Hilbert space of multivariate random variable

hilbert-spacesprobability theoryrandom variablesstatistics

From this lecture notes (Page 7, Example 4), the space of univariate random variables with finite variance is a Hilbert space, when the inner product is chosen as $\langle X, Y \rangle = \mathrm{Cov} (X, Y)$. I'm asking for answers or references for the following two questions:

(1) How to generalize the prescribed idea of constructing Hilbert space to multi-variate random variables?

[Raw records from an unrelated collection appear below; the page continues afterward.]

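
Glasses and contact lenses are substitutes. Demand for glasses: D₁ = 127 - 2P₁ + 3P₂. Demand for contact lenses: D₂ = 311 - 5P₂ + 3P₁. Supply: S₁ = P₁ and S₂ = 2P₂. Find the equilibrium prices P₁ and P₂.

Market 1: 127 - 2P₁ + 3P₂ = P₁ → 3P₁ - 3P₂ = 127.
Market 2: 7P₂ - 3P₁ = 311.
Eliminating P₂: 7×(1) + 3×(2) gives 12P₁ = 1822, so P₁ = 911/6.
Back-substitute into (2): P₂ = (311 + 3×911/6) / 7 = 109.5.

P₁ = 911/6, P₂ = 109.5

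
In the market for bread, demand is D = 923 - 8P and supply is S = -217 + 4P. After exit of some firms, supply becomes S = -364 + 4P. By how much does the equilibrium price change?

ΔP = 12.25

Original equilibrium: P* = 95, Q* = 163.
New equilibrium: 923 - 8P = -364 + 4P, so 1287 = 12P and P' = 107.25; Q' = 923 − 8(107.25) = 65.
Change in price: 107.25 − 95 = 12.25.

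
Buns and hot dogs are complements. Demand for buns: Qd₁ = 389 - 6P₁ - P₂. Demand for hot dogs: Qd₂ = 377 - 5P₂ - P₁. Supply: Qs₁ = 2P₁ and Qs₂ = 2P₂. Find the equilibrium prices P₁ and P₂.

Market 1: 389 - 6P₁ - P₂ = 2P₁ → 8P₁ + P₂ = 389.
Market 2: 7P₂ + P₁ = 377.
Eliminating P₂: 7×(1) − 1×(2) gives 55P₁ = 2346, so P₁ = 2346/55.
Back-substitute into (2): P₂ = (377 − 1×2346/55) / 7 = 2627/55.

P₁ = 2346/55, P₂ = 2627/55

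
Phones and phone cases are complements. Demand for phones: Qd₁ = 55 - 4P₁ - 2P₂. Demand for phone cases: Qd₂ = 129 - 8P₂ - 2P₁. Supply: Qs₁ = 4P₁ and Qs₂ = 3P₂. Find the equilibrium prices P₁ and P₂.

P₁ = 347/84, P₂ = 461/42

Market 1: 55 - 4P₁ - 2P₂ = 4P₁ → 8P₁ + 2P₂ = 55.
Market 2: 11P₂ + 2P₁ = 129.
Eliminating P₂: 11×(1) − 2×(2) gives 84P₁ = 347, so P₁ = 347/84.
Back-substitute into (2): P₂ = (129 − 2×347/84) / 11 = 461/42.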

(2) Can we define a Hilbert space of random variables, with inner product as $\langle X, Y \rangle = \mathbb{E} (X^T Y)$?

Best Answer

  1. For a multivariate random variable $X = (X_1,\ldots X_d)$, we normally define the expected value of $X$ to be defined to be $\mathbb{E}(X) = (\mathbb{E}(X_1),\ldots \mathbb{E}(X_d))$ and say that a multivariate random variable $X$ has finite variance if $\mathbb{E}[|X - \mathbb{E}[X]|^2]<\infty$ where $|\cdot|$ is the standard $l^2$ norm on $\mathbb{R}^d$. You can then extend your inner product for $d=1$ to be given by $\left< X,Y\right> = \mathbb{E}[(X-\mathbb{E}[X])\cdot (Y-\mathbb{E}[Y])]$, where the $\cdot$ is represents your traditional dot product. This gives the same definition for your definition in $d=1$ but is defined for arbitrary $d$. This function is in fact an inner product and inherits its properties from the expected value operator. This said, I am not sure if there are other inner products on multivariate random variables to reduce to your case if $d=1$.

  2. That's exactly how the Hilbert space is defined normally for multivariate random variables.